Эрнст Гофман - Серапионовы братья
Старик трясся как в лихорадке и кидал самые яростные взгляды на бедного Антонио. Тот, наконец, скромно подошел к нему, учтиво поклонился и сказал, что считает себя очень польщенным встретить так неожиданно синьора Паскуале Капуцци, чьи глубокие познания в музыке и живописи уважаются не только в Риме, но и в целой Италии, вследствие чего он покорно просит почтить его своим расположением.

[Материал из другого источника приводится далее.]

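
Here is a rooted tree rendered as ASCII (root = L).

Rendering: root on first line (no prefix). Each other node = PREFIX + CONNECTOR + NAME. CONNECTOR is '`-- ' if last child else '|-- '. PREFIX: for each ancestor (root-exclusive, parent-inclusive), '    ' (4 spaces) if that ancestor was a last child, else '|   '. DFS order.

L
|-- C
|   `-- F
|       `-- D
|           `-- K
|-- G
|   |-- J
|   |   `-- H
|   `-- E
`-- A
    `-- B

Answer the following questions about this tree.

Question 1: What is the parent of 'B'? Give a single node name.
Answer: A

Derivation:
Scan adjacency: B appears as child of A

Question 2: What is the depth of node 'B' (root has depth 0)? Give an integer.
Answer: 2

Derivation:
Path from root to B: L -> A -> B
Depth = number of edges = 2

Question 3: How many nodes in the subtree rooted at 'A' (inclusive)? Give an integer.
Subtree rooted at A contains: A, B
Count = 2

Answer: 2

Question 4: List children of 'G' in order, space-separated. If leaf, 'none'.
Answer: J E

Derivation:
Node G's children (from adjacency): J, E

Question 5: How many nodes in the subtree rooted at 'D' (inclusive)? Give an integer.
Subtree rooted at D contains: D, K
Count = 2

Answer: 2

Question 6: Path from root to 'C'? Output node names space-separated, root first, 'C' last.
Walk down from root: L -> C

Answer: L C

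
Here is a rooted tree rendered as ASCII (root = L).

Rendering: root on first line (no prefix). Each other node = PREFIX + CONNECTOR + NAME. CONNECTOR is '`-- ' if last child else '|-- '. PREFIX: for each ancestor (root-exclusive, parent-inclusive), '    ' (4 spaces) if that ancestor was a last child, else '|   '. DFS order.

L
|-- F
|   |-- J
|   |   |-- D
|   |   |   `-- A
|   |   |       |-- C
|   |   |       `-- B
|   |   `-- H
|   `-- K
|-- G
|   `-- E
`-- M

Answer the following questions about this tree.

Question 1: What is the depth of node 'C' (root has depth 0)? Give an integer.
Answer: 5

Derivation:
Path from root to C: L -> F -> J -> D -> A -> C
Depth = number of edges = 5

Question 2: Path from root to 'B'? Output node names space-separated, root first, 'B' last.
Answer: L F J D A B

Derivation:
Walk down from root: L -> F -> J -> D -> A -> B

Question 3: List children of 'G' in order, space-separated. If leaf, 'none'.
Answer: E

Derivation:
Node G's children (from adjacency): E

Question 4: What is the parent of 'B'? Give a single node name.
Answer: A

Derivation:
Scan adjacency: B appears as child of A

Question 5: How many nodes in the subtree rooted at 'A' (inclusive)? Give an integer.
Subtree rooted at A contains: A, B, C
Count = 3

Answer: 3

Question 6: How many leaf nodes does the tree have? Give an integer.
Leaves (nodes with no children): B, C, E, H, K, M

Answer: 6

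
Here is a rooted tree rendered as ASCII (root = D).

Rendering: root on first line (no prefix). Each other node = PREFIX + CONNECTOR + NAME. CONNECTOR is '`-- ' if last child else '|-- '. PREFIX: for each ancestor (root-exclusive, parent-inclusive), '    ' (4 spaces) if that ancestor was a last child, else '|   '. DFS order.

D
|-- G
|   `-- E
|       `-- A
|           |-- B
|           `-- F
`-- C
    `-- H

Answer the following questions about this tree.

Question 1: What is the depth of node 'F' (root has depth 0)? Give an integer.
Path from root to F: D -> G -> E -> A -> F
Depth = number of edges = 4

Answer: 4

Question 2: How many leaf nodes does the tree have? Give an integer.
Answer: 3

Derivation:
Leaves (nodes with no children): B, F, H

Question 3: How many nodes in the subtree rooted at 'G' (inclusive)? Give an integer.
Answer: 5

Derivation:
Subtree rooted at G contains: A, B, E, F, G
Count = 5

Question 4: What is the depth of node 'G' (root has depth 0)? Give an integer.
Path from root to G: D -> G
Depth = number of edges = 1

Answer: 1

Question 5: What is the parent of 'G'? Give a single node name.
Answer: D

Derivation:
Scan adjacency: G appears as child of D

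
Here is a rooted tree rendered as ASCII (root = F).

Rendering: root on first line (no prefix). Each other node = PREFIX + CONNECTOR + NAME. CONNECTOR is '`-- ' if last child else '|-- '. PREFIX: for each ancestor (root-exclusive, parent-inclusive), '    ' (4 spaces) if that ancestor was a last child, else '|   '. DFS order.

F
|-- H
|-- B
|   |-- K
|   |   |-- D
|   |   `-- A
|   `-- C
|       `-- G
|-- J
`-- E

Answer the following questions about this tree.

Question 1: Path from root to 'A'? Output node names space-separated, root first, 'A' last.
Answer: F B K A

Derivation:
Walk down from root: F -> B -> K -> A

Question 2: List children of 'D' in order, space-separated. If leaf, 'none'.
Node D's children (from adjacency): (leaf)

Answer: none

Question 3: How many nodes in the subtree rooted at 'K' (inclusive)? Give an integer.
Answer: 3

Derivation:
Subtree rooted at K contains: A, D, K
Count = 3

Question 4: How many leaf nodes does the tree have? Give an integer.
Leaves (nodes with no children): A, D, E, G, H, J

Answer: 6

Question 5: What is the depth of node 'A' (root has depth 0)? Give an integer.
Answer: 3

Derivation:
Path from root to A: F -> B -> K -> A
Depth = number of edges = 3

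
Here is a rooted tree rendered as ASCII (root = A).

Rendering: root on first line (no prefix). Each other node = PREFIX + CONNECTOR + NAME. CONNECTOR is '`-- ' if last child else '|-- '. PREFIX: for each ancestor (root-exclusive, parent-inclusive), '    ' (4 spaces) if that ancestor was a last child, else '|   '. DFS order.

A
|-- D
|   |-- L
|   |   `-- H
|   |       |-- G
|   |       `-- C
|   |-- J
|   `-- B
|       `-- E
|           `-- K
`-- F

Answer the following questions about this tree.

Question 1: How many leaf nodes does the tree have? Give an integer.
Answer: 5

Derivation:
Leaves (nodes with no children): C, F, G, J, K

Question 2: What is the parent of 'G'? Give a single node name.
Answer: H

Derivation:
Scan adjacency: G appears as child of H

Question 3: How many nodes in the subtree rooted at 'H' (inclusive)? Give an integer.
Answer: 3

Derivation:
Subtree rooted at H contains: C, G, H
Count = 3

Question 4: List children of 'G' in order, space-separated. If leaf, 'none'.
Answer: none

Derivation:
Node G's children (from adjacency): (leaf)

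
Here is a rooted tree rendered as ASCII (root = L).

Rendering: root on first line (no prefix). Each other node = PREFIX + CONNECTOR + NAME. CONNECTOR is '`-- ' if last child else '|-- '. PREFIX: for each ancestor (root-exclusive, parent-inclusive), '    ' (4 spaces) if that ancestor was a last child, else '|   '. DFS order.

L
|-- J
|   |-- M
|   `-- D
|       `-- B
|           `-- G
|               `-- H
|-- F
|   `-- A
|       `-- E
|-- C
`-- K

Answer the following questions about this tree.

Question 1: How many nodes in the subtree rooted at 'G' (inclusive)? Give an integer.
Subtree rooted at G contains: G, H
Count = 2

Answer: 2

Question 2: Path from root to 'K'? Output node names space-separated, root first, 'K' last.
Answer: L K

Derivation:
Walk down from root: L -> K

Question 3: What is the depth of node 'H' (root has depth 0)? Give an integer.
Answer: 5

Derivation:
Path from root to H: L -> J -> D -> B -> G -> H
Depth = number of edges = 5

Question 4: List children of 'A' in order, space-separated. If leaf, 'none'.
Node A's children (from adjacency): E

Answer: E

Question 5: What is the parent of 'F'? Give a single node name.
Scan adjacency: F appears as child of L

Answer: L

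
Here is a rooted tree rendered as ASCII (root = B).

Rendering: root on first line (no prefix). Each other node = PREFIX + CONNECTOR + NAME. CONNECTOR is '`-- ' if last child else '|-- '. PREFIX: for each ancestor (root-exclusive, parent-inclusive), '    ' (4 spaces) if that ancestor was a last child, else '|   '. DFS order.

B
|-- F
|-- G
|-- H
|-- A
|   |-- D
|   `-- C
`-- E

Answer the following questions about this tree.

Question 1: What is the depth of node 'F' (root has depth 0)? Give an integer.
Answer: 1

Derivation:
Path from root to F: B -> F
Depth = number of edges = 1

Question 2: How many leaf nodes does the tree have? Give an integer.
Leaves (nodes with no children): C, D, E, F, G, H

Answer: 6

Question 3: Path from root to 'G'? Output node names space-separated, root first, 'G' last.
Walk down from root: B -> G

Answer: B G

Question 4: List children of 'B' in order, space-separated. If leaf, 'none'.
Answer: F G H A E

Derivation:
Node B's children (from adjacency): F, G, H, A, E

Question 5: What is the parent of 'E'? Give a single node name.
Scan adjacency: E appears as child of B

Answer: B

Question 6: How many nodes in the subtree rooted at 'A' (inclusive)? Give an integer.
Subtree rooted at A contains: A, C, D
Count = 3

Answer: 3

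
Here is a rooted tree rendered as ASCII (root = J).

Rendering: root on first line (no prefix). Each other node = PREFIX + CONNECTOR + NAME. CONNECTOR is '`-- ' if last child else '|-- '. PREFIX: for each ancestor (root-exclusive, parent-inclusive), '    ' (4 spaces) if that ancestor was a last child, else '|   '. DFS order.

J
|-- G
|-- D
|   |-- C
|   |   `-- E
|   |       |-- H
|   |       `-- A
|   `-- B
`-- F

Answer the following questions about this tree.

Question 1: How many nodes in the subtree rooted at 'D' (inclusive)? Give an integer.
Answer: 6

Derivation:
Subtree rooted at D contains: A, B, C, D, E, H
Count = 6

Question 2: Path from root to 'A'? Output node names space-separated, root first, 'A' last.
Answer: J D C E A

Derivation:
Walk down from root: J -> D -> C -> E -> A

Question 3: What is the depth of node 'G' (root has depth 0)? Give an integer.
Path from root to G: J -> G
Depth = number of edges = 1

Answer: 1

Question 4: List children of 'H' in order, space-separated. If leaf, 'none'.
Answer: none

Derivation:
Node H's children (from adjacency): (leaf)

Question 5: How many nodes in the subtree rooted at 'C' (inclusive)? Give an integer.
Subtree rooted at C contains: A, C, E, H
Count = 4

Answer: 4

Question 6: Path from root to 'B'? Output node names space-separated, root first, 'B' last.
Walk down from root: J -> D -> B

Answer: J D B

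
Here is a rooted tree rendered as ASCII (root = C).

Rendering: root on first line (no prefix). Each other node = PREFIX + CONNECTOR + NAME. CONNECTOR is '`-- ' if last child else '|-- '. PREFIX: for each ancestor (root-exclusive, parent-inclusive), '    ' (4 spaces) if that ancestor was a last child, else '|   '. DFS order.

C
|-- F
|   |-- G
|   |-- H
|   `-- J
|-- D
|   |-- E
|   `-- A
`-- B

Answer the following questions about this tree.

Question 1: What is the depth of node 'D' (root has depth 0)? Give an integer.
Answer: 1

Derivation:
Path from root to D: C -> D
Depth = number of edges = 1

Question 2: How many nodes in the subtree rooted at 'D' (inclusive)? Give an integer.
Answer: 3

Derivation:
Subtree rooted at D contains: A, D, E
Count = 3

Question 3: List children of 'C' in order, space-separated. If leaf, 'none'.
Answer: F D B

Derivation:
Node C's children (from adjacency): F, D, B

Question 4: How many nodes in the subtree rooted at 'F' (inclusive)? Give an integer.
Subtree rooted at F contains: F, G, H, J
Count = 4

Answer: 4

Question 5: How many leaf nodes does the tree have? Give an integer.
Answer: 6

Derivation:
Leaves (nodes with no children): A, B, E, G, H, J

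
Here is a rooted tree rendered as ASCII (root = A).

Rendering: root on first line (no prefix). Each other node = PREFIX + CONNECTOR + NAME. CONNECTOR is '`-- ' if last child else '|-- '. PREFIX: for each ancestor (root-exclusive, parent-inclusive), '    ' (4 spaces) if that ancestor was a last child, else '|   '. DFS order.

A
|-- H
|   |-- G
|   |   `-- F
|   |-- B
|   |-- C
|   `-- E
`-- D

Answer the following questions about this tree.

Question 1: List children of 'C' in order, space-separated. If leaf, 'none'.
Answer: none

Derivation:
Node C's children (from adjacency): (leaf)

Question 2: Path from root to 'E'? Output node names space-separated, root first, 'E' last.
Walk down from root: A -> H -> E

Answer: A H E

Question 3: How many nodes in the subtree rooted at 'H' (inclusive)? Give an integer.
Answer: 6

Derivation:
Subtree rooted at H contains: B, C, E, F, G, H
Count = 6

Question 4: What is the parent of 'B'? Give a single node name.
Scan adjacency: B appears as child of H

Answer: H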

Почтительное обращение Антонио, догадавшегося притвориться, что видит старика в первый раз, понравилось ему и помогло прийти в себя. Он даже улыбнулся с довольным видом, погладил бороду рукой, которую Сальватор наконец выпустил, затем загнул ее крючком кверху и обратился к Сальватору, заговорив об уплате следуемых за клавесин денег.
– О, об этой мелочи мы всегда успеем поговорить! – воскликнул Сальватор. – Сначала позвольте мне показать вам, бесценный синьор, эскизы моих новых картин и угостить вас стаканом доброго вина! – с этими словами Сальватор поставил свои эскизы на мольберт, подвинул старику стул и водрузил перед ним большой бокал с сиракузским вином.
Капуцци был всегда рад выпить стакан хорошего вина, особенно когда за него не надо было платить. А так как в этом случае он еще тешил себя надеждой получить десять дукатов за старый, никуда не годный клавесин и сидел перед прекрасной картиной, достоинство которой осознавал очень хорошо, то понятно, что расположение его духа вмиг стало превосходным. Удовольствие свое выражал он самой, на какую только был способен, приятной улыбкой, все время закрывал и открывал глаза, поглаживая усы и бороду, и повторял: «Прелестно! превосходно!» – хотя трудно было сразу догадаться, что же он хвалил, вино или картину.
Дождавшись минуты, когда старик развеселится окончательно, Сальватор вдруг сказал:
– Скажите, пожалуйста, досточтимый синьор, ведь это у вас, кажется, есть прекрасная племянница по имени Марианна? Вся наша римская молодежь влюблена в нее поголовно и снует целыми днями по улице Рипетта, чуть не выворачивая себе шеи, только затем, чтобы взглянуть на ее балкон и полюбоваться хотя одну минуту ее прелестными глазками?
Лицо старика мигом изменило свое довольное выражение, возбужденное хорошим вином. Он мрачно огляделся и сказал довольно грубо:
– Вот занятия нашей испорченной молодежи! Смотрят нечистыми глазами на ребенка! Проклятые развратники! Разве вы не знаете, достойный синьор, что моя Марианна еще совершенный младенец, едва отнятый от кормилицы?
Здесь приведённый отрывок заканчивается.